TPG Telecom has sold the last of its fully-owned tower assets across Australia to investment firm and asset manager OMERS Infrastructure Management for $950 million.

The telco will sell 1,237 tower asset sites, which includes 428 towers and 809 rooftop sites, and comprises 21 percent of its total mobile network footprint.

The sale also comes after TPG signed a multi-year network sharing deal with Telstra in February, which is set for potentially up to 20 years.

"We are delighted to have concluded the strategic review of these assets with such a strong outcome for TPG Telecom shareholders. The transaction represents competitive long-term financing, which will reduce our total financial leverage and deliver lower borrowing costs,” TPG Telecom chief executive and managing director Iñaki Berroeta said.

“The tower sale demonstrates the disciplined approach we are taking to asset utilisation and capital allocation as we pursue opportunities to unlock value and maximise our potential for customers and shareholders. It builds on the landmark multi-operator core network (MOCN) agreement we announced in February of this year to enable regional network sharing with Telstra (subject to regulatory approval).

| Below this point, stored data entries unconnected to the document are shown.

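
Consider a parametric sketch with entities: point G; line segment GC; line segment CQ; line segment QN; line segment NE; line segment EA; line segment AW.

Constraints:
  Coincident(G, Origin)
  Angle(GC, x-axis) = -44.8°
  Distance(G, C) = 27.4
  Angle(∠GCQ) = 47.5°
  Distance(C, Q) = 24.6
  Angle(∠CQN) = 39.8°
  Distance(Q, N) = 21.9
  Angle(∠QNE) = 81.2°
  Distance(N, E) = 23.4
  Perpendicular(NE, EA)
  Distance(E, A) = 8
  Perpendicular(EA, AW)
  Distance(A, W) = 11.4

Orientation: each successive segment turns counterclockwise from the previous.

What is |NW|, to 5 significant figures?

14.422

G is at the origin; GC runs at -44.8° with length 27.4, so C = (19.442, -19.307). ∠GCQ = 47.5° gives CQ at 87.700° from the x-axis; with |CQ| = 24.6, Q = (20.429, 5.2732). ∠CQN = 39.8° gives QN at -132.10° from the x-axis; with |QN| = 21.9, N = (5.7471, -10.976). ∠QNE = 81.2° gives NE at -33.300° from the x-axis; with |NE| = 23.4, E = (25.305, -23.823). The perpendicularity gives EA at right angles to NE, so EA runs at 56.700°; with |EA| = 8.0, A = (29.697, -17.137). The perpendicularity gives AW at right angles to EA, so AW runs at 146.70°; with |AW| = 11.4, W = (20.169, -10.878). Then |NW| = |W − N| = 14.422.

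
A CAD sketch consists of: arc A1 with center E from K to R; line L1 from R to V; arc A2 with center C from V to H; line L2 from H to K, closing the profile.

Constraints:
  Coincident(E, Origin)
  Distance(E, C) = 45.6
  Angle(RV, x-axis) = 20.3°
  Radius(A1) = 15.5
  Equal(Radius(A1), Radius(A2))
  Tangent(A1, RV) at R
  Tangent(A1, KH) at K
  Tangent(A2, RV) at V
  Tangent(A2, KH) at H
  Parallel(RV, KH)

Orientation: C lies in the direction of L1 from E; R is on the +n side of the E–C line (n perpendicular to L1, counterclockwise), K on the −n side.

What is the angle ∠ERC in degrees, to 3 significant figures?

71.2°

The slot axis is L1's direction at 20.3°, so u = (cos 20.3°, sin 20.3°) = (0.938, 0.347) and n = (−sin 20.3°, cos 20.3°) = (-0.347, 0.938). E is at the origin and C lies 45.6 along u from E, so C = 45.6·u = (42.8, 15.8). Tangency of A1 to both parallel lines with radius 15.5 puts R and K at E ± 15.5·n: R = (-5.38, 14.5), K = (5.38, -14.5). Then cos ∠ERC = RE·RC / (|RE||RC|), giving 71.2°.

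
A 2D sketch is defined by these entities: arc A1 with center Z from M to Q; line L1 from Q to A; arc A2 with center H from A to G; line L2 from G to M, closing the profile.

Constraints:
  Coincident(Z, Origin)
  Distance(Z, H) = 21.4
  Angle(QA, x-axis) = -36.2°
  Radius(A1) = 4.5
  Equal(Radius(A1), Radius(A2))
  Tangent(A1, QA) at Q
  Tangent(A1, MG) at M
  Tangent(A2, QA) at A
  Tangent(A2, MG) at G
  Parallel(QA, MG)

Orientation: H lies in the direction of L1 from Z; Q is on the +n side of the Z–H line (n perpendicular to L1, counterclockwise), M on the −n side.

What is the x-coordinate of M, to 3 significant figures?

-2.66

The slot axis is L1's direction at -36.2°, so u = (cos -36.2°, sin -36.2°) = (0.807, -0.591) and n = (−sin -36.2°, cos -36.2°) = (0.591, 0.807). Z is at the origin and H lies 21.4 along u from Z, so H = 21.4·u = (17.3, -12.6). Tangency of A1 to both parallel lines with radius 4.5 puts Q and M at Z ± 4.5·n: Q = (2.66, 3.63), M = (-2.66, -3.63). So M.x = -2.66.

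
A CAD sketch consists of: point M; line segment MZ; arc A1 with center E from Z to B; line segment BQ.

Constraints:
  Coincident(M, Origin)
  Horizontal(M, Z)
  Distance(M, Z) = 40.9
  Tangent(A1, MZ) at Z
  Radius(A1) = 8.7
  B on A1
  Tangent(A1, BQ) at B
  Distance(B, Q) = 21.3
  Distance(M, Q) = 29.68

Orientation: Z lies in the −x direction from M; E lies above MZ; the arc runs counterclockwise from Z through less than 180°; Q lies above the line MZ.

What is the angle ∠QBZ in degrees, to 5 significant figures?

153.17°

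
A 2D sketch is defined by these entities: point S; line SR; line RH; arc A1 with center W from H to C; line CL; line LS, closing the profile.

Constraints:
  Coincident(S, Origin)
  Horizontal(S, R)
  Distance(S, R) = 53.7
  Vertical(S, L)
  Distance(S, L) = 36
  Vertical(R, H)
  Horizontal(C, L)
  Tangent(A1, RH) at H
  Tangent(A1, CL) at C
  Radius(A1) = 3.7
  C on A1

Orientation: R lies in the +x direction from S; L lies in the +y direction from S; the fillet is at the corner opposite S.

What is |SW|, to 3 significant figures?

59.5

S is at the origin; S and R share the same y with |SR| = 53.7 and R on the +x side, so R = (53.7, 0.00). SL is vertical with |SL| = 36.0 and L on the +y side, so L = (0.00, 36.0). The virtual corner opposite S is at (53.7, 36.0). The tangent condition forces WH to be normal to RH and since A1 is tangent to CL there, WC ⟂ CL, with radius 3.7, so the center W sits 3.7 in from both sides at W = (50.0, 32.3). Then |SW| = |W − S| = 59.5.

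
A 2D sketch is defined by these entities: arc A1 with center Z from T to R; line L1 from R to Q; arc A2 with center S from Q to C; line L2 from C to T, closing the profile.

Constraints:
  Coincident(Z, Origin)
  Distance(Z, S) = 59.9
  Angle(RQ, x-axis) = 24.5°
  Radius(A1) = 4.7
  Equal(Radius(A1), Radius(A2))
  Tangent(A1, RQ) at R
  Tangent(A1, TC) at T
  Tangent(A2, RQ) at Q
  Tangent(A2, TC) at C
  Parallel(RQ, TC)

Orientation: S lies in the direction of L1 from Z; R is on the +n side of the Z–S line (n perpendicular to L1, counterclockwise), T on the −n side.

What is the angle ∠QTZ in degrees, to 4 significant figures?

81.08°

The slot axis is L1's direction at 24.5°, so u = (cos 24.5°, sin 24.5°) = (0.9100, 0.4147) and n = (−sin 24.5°, cos 24.5°) = (-0.4147, 0.9100). Z is at the origin and S lies 59.9 along u from Z, so S = 59.9·u = (54.51, 24.84). Tangency of A1 to both parallel lines with radius 4.7 puts R and T at Z ± 4.7·n: R = (-1.949, 4.277), T = (1.949, -4.277). Equal radii place Q and C the same way about S: Q = S + 4.7·n = (52.56, 29.12), C = S − 4.7·n = (56.46, 20.56). Then cos ∠QTZ = TQ·TZ / (|TQ||TZ|), giving 81.08°.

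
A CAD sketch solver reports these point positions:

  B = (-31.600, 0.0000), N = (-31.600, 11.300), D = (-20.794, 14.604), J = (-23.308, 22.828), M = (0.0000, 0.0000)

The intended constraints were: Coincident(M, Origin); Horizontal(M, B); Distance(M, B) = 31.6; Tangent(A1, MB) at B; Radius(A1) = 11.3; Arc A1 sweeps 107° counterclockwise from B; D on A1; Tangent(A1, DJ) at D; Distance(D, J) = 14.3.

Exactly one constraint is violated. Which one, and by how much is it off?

Distance(D, J) = 14.3 — off by 5.70.

M = (0.00, 0.00) ✓; M.y = 0.00, B.y = 0.00 ✓; |MB| = 31.60 ✓; ∠(NB, BM) = 90.00° ✓; |NB| = 11.30 ✓; bearing(N→D) − bearing(N→B) = 107.0° ✓; |ND| = 11.30 ✓; ∠(ND, DJ) = 90.00° ✓; |DJ| = 8.600 ✗.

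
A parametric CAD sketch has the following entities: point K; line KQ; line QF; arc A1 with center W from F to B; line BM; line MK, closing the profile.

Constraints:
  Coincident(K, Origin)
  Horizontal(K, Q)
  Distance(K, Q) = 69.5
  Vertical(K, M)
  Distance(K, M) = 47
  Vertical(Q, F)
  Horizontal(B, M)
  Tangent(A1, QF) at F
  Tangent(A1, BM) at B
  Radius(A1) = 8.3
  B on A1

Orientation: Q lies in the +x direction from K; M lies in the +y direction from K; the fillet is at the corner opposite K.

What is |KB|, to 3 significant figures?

77.2

K is at the origin; K and Q share the same y with |KQ| = 69.5 and Q on the +x side, so Q = (69.5, 0.00). KM is vertical with |KM| = 47.0 and M on the +y side, so M = (0.00, 47.0). The virtual corner opposite K is at (69.5, 47.0). A1 meets QF tangentially, so WF is at right angles to QF and tangency of A1 to BM means the radius WB is perpendicular to BM, with radius 8.3, so the center W sits 8.3 in from both sides at W = (61.2, 38.7). That places the tangent points at F = (69.5, 38.7) on QF and B = (61.2, 47.0) on BM. Then |KB| = |B − K| = 77.2.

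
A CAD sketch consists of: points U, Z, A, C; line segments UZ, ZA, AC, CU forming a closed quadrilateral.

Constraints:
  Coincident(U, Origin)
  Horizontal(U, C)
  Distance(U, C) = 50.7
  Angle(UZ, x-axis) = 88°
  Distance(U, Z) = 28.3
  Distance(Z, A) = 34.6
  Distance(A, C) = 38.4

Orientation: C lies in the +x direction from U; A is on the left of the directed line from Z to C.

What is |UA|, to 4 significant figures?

49.45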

“We are excited to welcome OMERS as a strategic partner and long-term custodian of these mobile network sites. We look forward to working with OMERS to transition the business and then to support its growth as it provides critical telecommunications infrastructure services to our customers and the broader Australian telecommunications sector.’’

In addition to the sale, TPG has also signed a master services agreement with OMERS for a 20-year term and an option to extend.

Included in the 1,237 tower asset sites are 120 sites in non-metropolitan locations that are set to have their active equipment decommissioned once the deal is completed.

TPG said the transaction would bring net cash proceeds of approximately $890 million (enterprise value minus total transaction costs), which the company expects to repay existing bank debt.

The telco estimates it would recognise an accounting gain on sale from the transaction of approximately $350 million to $400 million after tax

TPG’s multi-operator core network (MOCN) agreement with Telstra will see its network expand through the access to around 3700 Telstra cellular towers in regional Australia and on urban fringes. As part of the deal, the telco will decommission 725 mobile sites it currently operates in the zone covered by the Telstra agreement.